Here are my Peak +7 numbers for June:
estrogen 204
progesterone 189
And for July:
estrogen 150
progesterone 95
(Sorry about the lack of units. I got a photocopy of some of the results so I could show my naturopath.)
My Napro doctor is concerned that my LH was high and that I didn't seem to ovulate until two days later according to my hormone and ultrasound panel from July. She would like me to try an HCG trigger on my Peak day to help the follicle rupture (thank God that HCG is covered by our insurance!). She also wants to change my F.emara dosage. I will be taking five pills on days 3, 4 and 5. In addition to that I will be taking E.stace post Peak (I will also continue HCG on Peak +3, 5, 7 and 9).
Two more cycles of this new protocol.
The biggest event is that she prescribed H.ydrocort for my adrenal fatigue, even though my levels weren't crazy low. I complained at length about my pervasive fatigue and she agreed to put me on a low dose (5mg daily). It's a start and hopefully it will give me enough of a boost so I'm not a zombie.
Lastly, Mr. JB got the result of his most recent sperm analysis. Apparently his great summer (= lots of adult "pops") has affected his sperm count. His count from last week was only 11 million whereas at his last sperm analysis two years ago his count was 36 million. The motility and morphology were both fine, he's just got to cut back on his drinking A LOT. Not a huge sacrifice in comparison to all the things I've had to give up!
I'm feeling so numb to my results. I so wished that I was hypothyroid so I could have a clear-cut reason for my IF. I would like to hope that the H.ydrocort will give my reproductive system enough of a boost so we can conceive, but I know that I am almost at the end of my TTC journey. I know that I have only so much more patience with my body and I need to move on.

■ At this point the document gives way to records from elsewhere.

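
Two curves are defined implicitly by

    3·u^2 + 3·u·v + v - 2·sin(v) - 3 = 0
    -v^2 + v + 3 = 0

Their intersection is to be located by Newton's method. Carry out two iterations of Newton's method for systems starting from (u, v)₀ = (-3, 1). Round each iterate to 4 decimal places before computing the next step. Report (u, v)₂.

At (-3, 1): F = (14.317058, 3.0000).
Jacobian J = [[6·u + 3·v, 3·u - 2·cos(v) + 1], [0, -2·v + 1]].
At the point, J = [[-15.0000, -9.080605], [0.0000, -1.0000]] (det J = 15.0000).
Solving J·Δ = −F gives Δ = (-0.8617, 3.0000).
Then the next iterate is (u, v)₁ = (-3.8617, 4.0000).
Round to (-3.8617, 4.0000) and repeat: F = (0.911386, -9.0000), J = [[-11.1702, -9.277813], [0.0000, -7.0000]].
Δ = (1.1495, -1.2857), so (u, v)₂ = (-2.7122, 2.7143).

(-2.7122, 2.7143)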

I hope that after my meeting tomorrow then a restful long weekend will bring me more perspective. I know that I have a lot of discerning to do in the next while. There are adoption papers to fill out in my basement and other agencies to research. And most of all, I have a lot of praying to do. I have to figure out how to heal my disappointed and broken infertile heart before I can see what is ahead of me.
And hopefully it isn't an insane asylum, because I'm close folks. Really close.
11am (EST)
Why do I want more stuff wrong with me????
I promise an update as soon as I can. Unfortunately I have to head back to school to finish up my set-up. I hate being a type A, OCD teacher.
I so want a busted thyroid (yes Sew, it is your fault!!!!).